First appellate case interpreting the term ‘public interest’ in whistleblowing legislation

In Chesterton Global Ltd (t/a Chestertons) & Anor v Nurmohamed, the EAT grappled, for the first time, with the meaning of the term 'in the public interest' inserted into section 43B of the Employment Rights Act, 1996 by section 17 of the Enterprise and Regulatory Reform Act 2013.

Background

N was employed as a Director of the Mayfair Office of Chestertons, a well known firm of estate agents. On three occasions between August and October 2013, N raised his concerns with senior managers that he believed that senior management were manipulating the accounts for the benefit of shareholders and to the detriment of 100 senior managers including himself. The ET found that N had made three protected disclosures and that he had been automatically unfairly dismissed and suffered detriments as a consequence of raising those protected disclosures.

The appeal

Chestertons appealed on two grounds:

  1. the ET had failed to determine whether or not the disclosures were of real public interest;
  2. the Tribunal had erred in concluding that disclosures made in the interest of 100 senior managers was a sufficient group of the public to amount to a matter being in the public interest.

The decision of the EAT

The EAT found that the question for consideration under section 43B(1) ERA, 1996 is not whether the disclosure per se is in the public interest but whether the worker making the disclosure has a reasonable belief that the disclosure is made in the public interest. The public interest test can be satisfied where the basis of the public interest disclosure is wrong and/or there was no public interest in the disclosure being made provided that the worker's belief that the disclosure was made in the public interest was objectively reasonable (Babula v Waltham Forest College [2007] ICRC 1026 applied).

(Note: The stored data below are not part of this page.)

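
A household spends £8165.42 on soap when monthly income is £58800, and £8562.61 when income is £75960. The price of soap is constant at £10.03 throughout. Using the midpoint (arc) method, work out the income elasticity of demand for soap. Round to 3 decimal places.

0.186

With a constant price, Q₁ = 8165.42/10.03 = 814.100 and Q₂ = 8562.61/10.03 = 853.700 (equivalently, work directly with expenditure since P cancels).
Midpoint %ΔQ = (8562.61 − 8165.42)/8364.02 = 0.04749; midpoint %ΔI = (75960 − 58800)/67380 = 0.25467.
η = 0.04749 / 0.25467 = 0.186.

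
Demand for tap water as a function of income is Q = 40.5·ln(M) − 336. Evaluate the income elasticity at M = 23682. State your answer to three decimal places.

At M = 23682: Q = 71.935.
dQ/dM = 40.5/M = 0.00171016 at this income.
η = (dQ/dM)·(M/Q) = 0.00171016 × (23682/71.935) = 0.563.

0.563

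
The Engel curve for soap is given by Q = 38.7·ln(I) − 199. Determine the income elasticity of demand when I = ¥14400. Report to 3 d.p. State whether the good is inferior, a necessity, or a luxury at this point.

0.226 (necessity)

At I = 14400: Q = 171.552.
dQ/dI = 38.7/I = 0.0026875 at this income.
η = (dQ/dI)·(I/Q) = 0.0026875 × (14400/171.552) = 0.226.
Since 0 < η < 1, the good is a necessity.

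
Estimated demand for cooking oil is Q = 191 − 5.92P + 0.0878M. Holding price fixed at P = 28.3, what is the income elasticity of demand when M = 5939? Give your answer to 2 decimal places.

0.96

At P = 28.3, M = 5939: Q = 544.908.
Holding P constant, ∂Q/∂M = 0.0878.
η_M = (∂Q/∂M)·(M/Q) = 0.0878 × (5939/544.908) = 0.96.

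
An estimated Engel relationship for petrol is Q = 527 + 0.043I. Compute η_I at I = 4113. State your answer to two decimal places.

At I = 4113: Q = 703.859.
dQ/dI = 0.043.
η = (dQ/dI)·(I/Q) = 0.043 × (4113/703.859) = 0.25.

0.25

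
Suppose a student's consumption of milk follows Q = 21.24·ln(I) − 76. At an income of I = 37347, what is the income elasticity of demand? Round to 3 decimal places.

At I = 37347: Q = 147.615.
dQ/dI = 21.24/I = 0.00056872 at this income.
η = (dQ/dI)·(I/Q) = 0.00056872 × (37347/147.615) = 0.144.

0.144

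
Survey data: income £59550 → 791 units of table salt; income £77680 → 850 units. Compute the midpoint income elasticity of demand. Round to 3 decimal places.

ΔQ = 850 − 791 = 59; midpoint Q̄ = (791 + 850)/2 = 820.5.
ΔI = 77680 − 59550 = 18130; midpoint Ī = (59550 + 77680)/2 = 68615.
η = (ΔQ/Q̄) ÷ (ΔI/Ī) = (59/820.5) ÷ (18130/68615) = 0.272.

0.272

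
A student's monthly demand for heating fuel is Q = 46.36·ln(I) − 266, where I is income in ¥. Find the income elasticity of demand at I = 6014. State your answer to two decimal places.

At I = 6014: Q = 137.418.
dQ/dI = 46.36/I = 0.00770868 at this income.
η = (dQ/dI)·(I/Q) = 0.00770868 × (6014/137.418) = 0.34.

0.34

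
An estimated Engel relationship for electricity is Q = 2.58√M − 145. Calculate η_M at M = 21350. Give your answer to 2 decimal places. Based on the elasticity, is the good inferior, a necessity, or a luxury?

0.81 (necessity)

At M = 21350: Q = 231.980.
dQ/dM = 2.58/(2√M) = 0.00882858 at this income.
η = (dQ/dM)·(M/Q) = 0.00882858 × (21350/231.980) = 0.81.
Since 0 < η < 1, the good is a necessity.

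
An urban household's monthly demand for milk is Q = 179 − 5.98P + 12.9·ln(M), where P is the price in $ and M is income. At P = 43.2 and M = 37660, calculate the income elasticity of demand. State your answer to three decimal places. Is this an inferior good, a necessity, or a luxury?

0.228 (necessity)

At P = 43.2, M = 37660: Q = 56.583.
Holding P constant, ∂Q/∂M = 12.9/M = 0.000342539.
η_M = (∂Q/∂M)·(M/Q) = 0.000342539 × (37660/56.583) = 0.228.
Since 0 < η < 1, this is a necessity.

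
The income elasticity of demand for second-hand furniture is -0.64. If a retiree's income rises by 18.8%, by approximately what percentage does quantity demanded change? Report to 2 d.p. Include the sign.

-12.03%

%ΔQ ≈ η × %ΔI = -0.64 × 18.8% = -12.03%.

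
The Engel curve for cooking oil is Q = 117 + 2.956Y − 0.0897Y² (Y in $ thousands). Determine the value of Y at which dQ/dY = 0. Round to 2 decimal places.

16.48

dQ/dY = 2.956 − 0.1794Y.
The good is inferior where dQ/dY < 0. Setting dQ/dY = 0 gives Y = 2.956 / 0.1794 = 16.48.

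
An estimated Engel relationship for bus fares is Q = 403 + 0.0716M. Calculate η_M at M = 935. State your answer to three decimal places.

At M = 935: Q = 469.946.
dQ/dM = 0.0716.
η = (dQ/dM)·(M/Q) = 0.0716 × (935/469.946) = 0.142.

0.142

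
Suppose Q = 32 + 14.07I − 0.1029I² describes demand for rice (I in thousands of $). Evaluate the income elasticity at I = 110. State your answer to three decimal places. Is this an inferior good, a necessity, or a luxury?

At I = 110: Q = 334.6100.
dQ/dI = 14.07 − 0.2058I = -8.56800.
η = (dQ/dI)·(I/Q) = -8.56800 × (110/334.6100) = -2.817.
η < 0 ⇒ inferior good.

-2.817 (inferior good)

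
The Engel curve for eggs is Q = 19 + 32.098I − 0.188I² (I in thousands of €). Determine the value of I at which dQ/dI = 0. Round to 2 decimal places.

85.37

dQ/dI = 32.098 − 0.376I.
The good is inferior where dQ/dI < 0. Setting dQ/dI = 0 gives I = 32.098 / 0.376 = 85.37.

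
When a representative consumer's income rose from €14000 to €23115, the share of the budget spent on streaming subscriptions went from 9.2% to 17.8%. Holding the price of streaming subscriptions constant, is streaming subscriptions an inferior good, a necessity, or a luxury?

The budget share rises as income rises, so η > 1.

luxury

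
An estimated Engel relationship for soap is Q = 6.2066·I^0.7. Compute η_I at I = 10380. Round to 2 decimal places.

For Q = A·I^β the income elasticity is constant and equal to β.
Here β = 0.7, so η = 0.70.

0.70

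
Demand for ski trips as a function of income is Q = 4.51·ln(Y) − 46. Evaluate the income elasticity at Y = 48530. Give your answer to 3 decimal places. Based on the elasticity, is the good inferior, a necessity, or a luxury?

At Y = 48530: Q = 2.663.
dQ/dY = 4.51/Y = 0.0000929322 at this income.
η = (dQ/dY)·(Y/Q) = 0.0000929322 × (48530/2.663) = 1.694.
Since η > 1, the good is a luxury.

1.694 (luxury)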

The EAT concluded that the ET had properly asked itself and answered the question whether N made the disclosures in the reasonable belief that they were in the public interest. The words 'public interest' were introduced to do no more than prevent a worker from relying on a breach of his own contract of employment where the breach is of a personal nature and there are no wider public interest implications. The ET correctly decided that the disclosures, which concerned the manipulation of the accounts by Chesterton so as to potentially adversely affect the bonuses of 100 senior managers, satisfied the public interest test.